Perhaps it’s best to clarify which points apply to MySQL Server and which to MySQL Cluster. I am very happy to help clarify any questions you have here or offline.
Frazer Clement
(MySQL Cluster developer)
Curt,
The MySQL Cluster “transparent sharding” capabilities have always been there, its what is referred to as “Black Box” automated sharding. Its nice because it works automatically, and it is “transparent.” Rows are spread randomly or in a round robin fashion based on the row’s primary key. This provides a simple mechanism to transparently and automatically shard, but it is only a good idea in so far as tables are normalized to primary keys. In most schemas, the primary key is rarely meaningful, which greatly reduces efficiency of both reads and writes (due to the “scatter-gather” nature of Black Box sharding).
For example, to reconstruct a list, say, of customer orders, the customer rows will be in one server, each order row could be in another server, and if you go to the order line level, then each of those rows are in their own server as well. Any joins have to be reconstructed (which is expensive). Writes have similar issues, this architecture can result in a lot of distributed transactions (the evil in any sharding system).

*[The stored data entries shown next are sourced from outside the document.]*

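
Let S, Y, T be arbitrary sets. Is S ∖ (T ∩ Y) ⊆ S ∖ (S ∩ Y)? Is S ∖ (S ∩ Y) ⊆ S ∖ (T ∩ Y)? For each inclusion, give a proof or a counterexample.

(⟹) This inclusion fails. Take S = {1}, Y = {1}, T = ∅; then 1 ∈ S ∖ (T ∩ Y) but 1 ∉ S ∖ (S ∩ Y).

(⟸) Let x ∈ S ∖ (S ∩ Y). Then either x ∈ S and x ∉ Y, T; or x ∈ S ∩ T and x ∉ Y. In each case x ∈ S ∖ (T ∩ Y), so S ∖ (S ∩ Y) ⊆ S ∖ (T ∩ Y).

The sets are not equal: only the reverse inclusion holds.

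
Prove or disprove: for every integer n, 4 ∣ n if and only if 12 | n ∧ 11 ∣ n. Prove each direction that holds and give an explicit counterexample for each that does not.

Forward direction. This fails: take n = 4. Certainly 4 ∣ 4, but 12 ∤ 4.

Converse. Suppose 12 ∣ n and 11 ∣ n. Any common multiple of 12 and 11 is a multiple of their lcm; here gcd(12, 11) = 1, so lcm(12, 11) = 12·11 = 132, so 132 ∣ n. Since 4 ∣ 132, it follows that 4 ∣ n.

Only the converse holds.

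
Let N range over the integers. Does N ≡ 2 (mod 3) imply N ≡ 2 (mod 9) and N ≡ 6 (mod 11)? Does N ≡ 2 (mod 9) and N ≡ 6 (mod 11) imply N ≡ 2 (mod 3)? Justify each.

The forward direction fails; the converse holds.

(⇐) If N ≡ 2 (mod 9) and N ≡ 6 (mod 11), then by the Chinese remainder theorem N ≡ 83 (mod 99). Since 83 ≡ 2 (mod 3) and 3 ∣ 99, we get N ≡ 2 (mod 3).

(⇒) This fails: N = 2 gives 2 ≡ 2 (mod 3) but 2 ≡ 2 (mod 11), so the conjunction on the right does not hold.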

This “scatter-gather” mechanism is used by lots of “sharding” technologies, but Relational Sharding is far more effective. With Relational Sharding the data is partitioned along application relationships, with the result that related information is stored together (for both read and write operations). The technology to do this is more challenging, but the results are highly effective. With like data in the same shard server, efficiency is naturally improved, maintaining the integrity of the application data model in the sharding scheme itself.